Physical and computational experimentation with inherent material capabilities are relevant, thus they may renovate predominant limitations of building culture towards more integrated, adaptive and sustainable climatisation strategies. With the development of a computer aided design-to-fabrication framework, such actuated hybrid membranes with dynamic elasticity through compliant bending and buckling and shape memory alloys can be introduced. Under the supervision of Prof. Ignacio Borrego (TU Berlin) and Prof. Christiane Sauer (School of art and Design Weißensee) the project explores performative and sensory qualities of hybrid textile architecture. With a focus on design strategies for adaptive textile structures and the functionalization of softness in architecture, reciprocal relationships between material and morphology are investigated in the research. With an cross-institutional approach the project orients itself toward an interdisciplinary research methodology that also incorporates knowledge from materialscience and bioinspiration. Within the research team »Adaptex« the designed systems are validated through physical implementation in solar shading components in Brandenburg and Oman.

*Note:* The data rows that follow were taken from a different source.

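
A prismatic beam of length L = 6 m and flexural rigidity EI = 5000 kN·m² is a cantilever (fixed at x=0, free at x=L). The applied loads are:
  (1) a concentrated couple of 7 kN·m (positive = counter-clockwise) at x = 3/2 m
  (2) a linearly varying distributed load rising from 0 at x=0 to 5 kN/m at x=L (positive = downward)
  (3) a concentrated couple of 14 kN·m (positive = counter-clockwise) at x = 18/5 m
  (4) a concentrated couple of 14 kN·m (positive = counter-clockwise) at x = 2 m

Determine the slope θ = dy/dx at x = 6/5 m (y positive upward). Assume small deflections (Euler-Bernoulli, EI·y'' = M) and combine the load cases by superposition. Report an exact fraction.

Load 1 — applied couple M₀=7 kN·m at a=3/2 m (b=L-a=9/2):
  θ_1 = M₀x/EI  [x≤a] = 7·(6/5)/5000 = 21/12500 rad
Load 2 — triangular load w₀=5 kN/m (0→w₀ over full span):
  θ_2 = (w₀Lx²/4-w₀L²x/3-w₀x⁴/(24L))/EI = (5·6·(6/5)²/4-5·6²·(6/5)/3-5·(6/5)⁴/(24·6))/5000 = -7659/625000 rad
Load 3 — applied couple M₀=14 kN·m at a=18/5 m (b=L-a=12/5):
  θ_3 = M₀x/EI  [x≤a] = 14·(6/5)/5000 = 21/6250 rad
Load 4 — applied couple M₀=14 kN·m at a=2 m (b=L-a=4):
  θ_4 = M₀x/EI  [x≤a] = 14·(6/5)/5000 = 21/6250 rad
Superposition: θ = Σ θ_i = -2409/625000 rad ≈ -0.003854 rad

θ(6/5) = -2409/625000 rad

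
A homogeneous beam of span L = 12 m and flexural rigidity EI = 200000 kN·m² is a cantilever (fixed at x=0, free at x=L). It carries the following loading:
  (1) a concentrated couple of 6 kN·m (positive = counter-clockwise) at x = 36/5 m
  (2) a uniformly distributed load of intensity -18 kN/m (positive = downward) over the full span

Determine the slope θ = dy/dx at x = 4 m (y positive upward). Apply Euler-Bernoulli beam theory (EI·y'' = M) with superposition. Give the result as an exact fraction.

θ(4) = 459/25000 rad

Load 1 — applied couple M₀=6 kN·m at a=36/5 m (b=L-a=24/5):
  θ_1 = M₀x/EI  [x≤a] = 6·4/200000 = 3/25000 rad
Load 2 — uniform load w=-18 kN/m over full span:
  θ_2 = -wx(x²-3Lx+3L²)/(6EI) = -(-18)·4·(4²-3·12·4+3·12²)/(6·200000) = 57/3125 rad
Superposition: θ = Σ θ_i = 459/25000 rad ≈ 0.018360 rad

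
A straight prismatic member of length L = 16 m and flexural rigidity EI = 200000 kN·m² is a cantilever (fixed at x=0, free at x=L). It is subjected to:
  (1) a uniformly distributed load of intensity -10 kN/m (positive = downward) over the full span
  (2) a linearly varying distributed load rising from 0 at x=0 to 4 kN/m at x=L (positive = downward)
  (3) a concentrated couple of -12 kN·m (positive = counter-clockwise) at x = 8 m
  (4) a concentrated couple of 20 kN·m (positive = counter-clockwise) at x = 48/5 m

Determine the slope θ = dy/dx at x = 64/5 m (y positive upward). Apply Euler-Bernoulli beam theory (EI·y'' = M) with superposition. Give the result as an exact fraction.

θ(64/5) = 94547/3906250 rad

Load 1 — uniform load w=-10 kN/m over full span:
  θ_1 = -wx(x²-3Lx+3L²)/(6EI) = -(-10)·(64/5)·((64/5)²-3·16·(64/5)+3·16²)/(6·200000) = 7936/234375 rad
Load 2 — triangular load w₀=4 kN/m (0→w₀ over full span):
  θ_2 = (w₀Lx²/4-w₀L²x/3-w₀x⁴/(24L))/EI = (4·16·(64/5)²/4-4·16²·(64/5)/3-4·(64/5)⁴/(24·16))/200000 = -59392/5859375 rad
Load 3 — applied couple M₀=-12 kN·m at a=8 m (b=L-a=8):
  θ_3 = M₀a/EI  [x>a] = (-12)·8/200000 = -3/6250 rad
Load 4 — applied couple M₀=20 kN·m at a=48/5 m (b=L-a=32/5):
  θ_4 = M₀a/EI  [x>a] = 20·(48/5)/200000 = 3/3125 rad
Superposition: θ = Σ θ_i = 94547/3906250 rad ≈ 0.024204 rad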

Exploring adaptive shape behaviour through simulations of structural softness of textiles: 



Geometrical implications of designing with SMA
Material implications of designing with SMA
Climatic implications of designing with SMA

Thermographical analysis reveals the geometrical features of the system. self shading features and paralactic effects have great impact on the surface temperatures caused by direct solar radiation.